The Gulabi Gang: Meet The Faces Of India’s Feminist Movement

Sampat Pal Devi is a mother of five and former government worker who was fed up with the high numbers of domestic violence and abuse cases in her native India. So she started a girl gang. Called the Gulabi Gang, Devi and her crew help avenge women who have been victims of violence by beating known abusers with bamboo sticks — until they repent.

Devi founded the group in 2006 after witnessing a man beating his wife in public. She was shocked to witness it, but equally horrified by the complete lack of concern of those around her. “I asked him ‘why can’t you see her as a human being just like yourself?’” Devi explained in a 2010 interview. “That day, I left quietly, but stewed over it all night. The next day, along with five other women, I went back with a stout stick, and beat him black and blue until he begged for mercy!” The next day, even more women approached her about joining the cause.

Since then, they’ve helped liberate women from abusive marriages, rescued child brides and offered services to other women in need. Devi is no stranger to a culture of physical and spiritual violence against women. At 12, she was married off to an older man, and had the first of her five children at 15. Now 40, Devi devotes her time to organizing and mobilizing the more than 20,000 members of the gang. Her story is typical of so many women in India: The United Nations estimates that two out of three Indian men abuse their wives, though numbers could actually be much higher, considering Indian social mores about privacy in marriage.

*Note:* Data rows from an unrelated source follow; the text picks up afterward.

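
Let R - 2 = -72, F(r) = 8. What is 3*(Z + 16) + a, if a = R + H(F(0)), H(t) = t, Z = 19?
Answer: 43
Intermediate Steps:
R = -70 (R = 2 - 72 = -70)
a = -62 (a = -70 + 8 = -62)
3*(Z + 16) + a = 3*(19 + 16) - 62 = 3*35 - 62 = 105 - 62 = 43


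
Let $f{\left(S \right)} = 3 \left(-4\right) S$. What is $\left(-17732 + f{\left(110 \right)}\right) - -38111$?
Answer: $19059$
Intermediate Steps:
$f{\left(S \right)} = - 12 S$
$\left(-17732 + f{\left(110 \right)}\right) - -38111 = \left(-17732 - 1320\right) - -38111 = \left(-17732 - 1320\right) + 38111 = -19052 + 38111 = 19059$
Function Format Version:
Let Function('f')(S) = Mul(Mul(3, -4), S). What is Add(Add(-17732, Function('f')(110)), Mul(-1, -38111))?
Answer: 19059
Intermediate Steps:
Function('f')(S) = Mul(-12, S)
Add(Add(-17732, Function('f')(110)), Mul(-1, -38111)) = Add(Add(-17732, Mul(-12, 110)), Mul(-1, -38111)) = Add(Add(-17732, -1320), 38111) = Add(-19052, 38111) = 19059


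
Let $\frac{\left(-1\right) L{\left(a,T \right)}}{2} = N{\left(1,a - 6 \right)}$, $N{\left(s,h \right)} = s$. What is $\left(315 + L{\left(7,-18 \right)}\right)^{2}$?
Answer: $97969$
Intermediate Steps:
$L{\left(a,T \right)} = -2$ ($L{\left(a,T \right)} = \left(-2\right) 1 = -2$)
$\left(315 + L{\left(7,-18 \right)}\right)^{2} = \left(315 - 2\right)^{2} = 313^{2} = 97969$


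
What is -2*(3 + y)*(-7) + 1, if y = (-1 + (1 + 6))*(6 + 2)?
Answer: 715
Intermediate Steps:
y = 48 (y = (-1 + 7)*8 = 6*8 = 48)
-2*(3 + y)*(-7) + 1 = -2*(3 + 48)*(-7) + 1 = -2*51*(-7) + 1 = -102*(-7) + 1 = 714 + 1 = 715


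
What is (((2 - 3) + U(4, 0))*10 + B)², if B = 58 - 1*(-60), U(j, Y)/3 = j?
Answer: 51984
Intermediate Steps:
U(j, Y) = 3*j
B = 118 (B = 58 + 60 = 118)
(((2 - 3) + U(4, 0))*10 + B)² = (((2 - 3) + 3*4)*10 + 118)² = ((-1 + 12)*10 + 118)² = (11*10 + 118)² = (110 + 118)² = 228² = 51984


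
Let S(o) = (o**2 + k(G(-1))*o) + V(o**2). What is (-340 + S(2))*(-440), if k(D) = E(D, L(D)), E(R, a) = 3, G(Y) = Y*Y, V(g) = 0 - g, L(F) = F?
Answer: 146960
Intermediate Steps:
V(g) = -g
G(Y) = Y**2
k(D) = 3
S(o) = 3*o (S(o) = (o**2 + 3*o) - o**2 = 3*o)
(-340 + S(2))*(-440) = (-340 + 3*2)*(-440) = (-340 + 6)*(-440) = -334*(-440) = 146960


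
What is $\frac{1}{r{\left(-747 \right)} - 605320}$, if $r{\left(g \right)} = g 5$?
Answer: $- \frac{1}{609055} \approx -1.6419 \cdot 10^{-6}$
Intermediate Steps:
$r{\left(g \right)} = 5 g$
$\frac{1}{r{\left(-747 \right)} - 605320} = \frac{1}{5 \left(-747\right) - 605320} = \frac{1}{-3735 - 605320} = \frac{1}{-609055} = - \frac{1}{609055}$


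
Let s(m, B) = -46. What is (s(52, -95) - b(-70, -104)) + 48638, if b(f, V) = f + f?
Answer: 48732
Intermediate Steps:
b(f, V) = 2*f
(s(52, -95) - b(-70, -104)) + 48638 = (-46 - 2*(-70)) + 48638 = (-46 - 1*(-140)) + 48638 = (-46 + 140) + 48638 = 94 + 48638 = 48732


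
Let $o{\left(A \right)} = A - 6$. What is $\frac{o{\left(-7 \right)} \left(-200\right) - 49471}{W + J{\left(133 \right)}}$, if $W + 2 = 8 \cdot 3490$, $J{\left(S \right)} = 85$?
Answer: $- \frac{46871}{28003} \approx -1.6738$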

India is plagued by several issues that negatively impact the lives of women, including honor killings, female infanticide and dowries. And that’s why the Gulabi’s agenda goes far beyond domestic violence issues. The group’s platform includes challenging government corruption, increasing female literacy, and eradicating child marriages.

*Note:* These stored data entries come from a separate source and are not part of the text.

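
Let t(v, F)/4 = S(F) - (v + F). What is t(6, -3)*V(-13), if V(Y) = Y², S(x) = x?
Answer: -4056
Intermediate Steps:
t(v, F) = -4*v (t(v, F) = 4*(F - (v + F)) = 4*(F - (F + v)) = 4*(F + (-F - v)) = 4*(-v) = -4*v)
t(6, -3)*V(-13) = -4*6*(-13)² = -24*169 = -4056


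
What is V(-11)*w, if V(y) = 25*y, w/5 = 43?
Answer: -59125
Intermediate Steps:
w = 215 (w = 5*43 = 215)
V(-11)*w = (25*(-11))*215 = -275*215 = -59125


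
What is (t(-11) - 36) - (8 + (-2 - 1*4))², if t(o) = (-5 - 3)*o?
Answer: 48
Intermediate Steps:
t(o) = -8*o
(t(-11) - 36) - (8 + (-2 - 1*4))² = (-8*(-11) - 36) - (8 + (-2 - 1*4))² = (88 - 36) - (8 + (-2 - 4))² = 52 - (8 - 6)² = 52 - 1*2² = 52 - 1*4 = 52 - 4 = 48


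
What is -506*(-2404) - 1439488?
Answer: -223064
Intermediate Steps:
-506*(-2404) - 1439488 = 1216424 - 1439488 = -223064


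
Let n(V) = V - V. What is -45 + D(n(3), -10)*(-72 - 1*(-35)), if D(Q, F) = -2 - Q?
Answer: 29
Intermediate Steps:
n(V) = 0
-45 + D(n(3), -10)*(-72 - 1*(-35)) = -45 + (-2 - 1*0)*(-72 - 1*(-35)) = -45 + (-2 + 0)*(-72 + 35) = -45 - 2*(-37) = -45 + 74 = 29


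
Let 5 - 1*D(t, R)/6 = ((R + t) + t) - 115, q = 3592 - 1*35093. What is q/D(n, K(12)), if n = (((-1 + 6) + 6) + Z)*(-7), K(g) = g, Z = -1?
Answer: -31501/1488 ≈ -21.170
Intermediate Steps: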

Whether or not you believe in violence as a means of protest, it’s inspiring to see women in a traditionally misogynist and abusive context reclaim their power. Their grassroots approach to creating change has even attracted male supporters, who agree with their anti-corruption stance.

And just in case you thought you might miss them, they wear bright pink saris as a sign of solidarity with one another. In fact, the group’s name, Gulabi, is the word “pink” in Hindi. How’s that for reclaiming your “woman-child” status, eh?

A movie about the gang is currently in the works, though Devi believes that virtually anyone has the ability to harness their own personal power. “When people tell me I’m strong, I wonder,” she said. “Why do people feel helpless? If their rights are denied to them, all they’ve got to do is raise their voices,” she said. “Until the women around me become strong enough to fight for their rights, I’ll not stop fighting on their behalf.”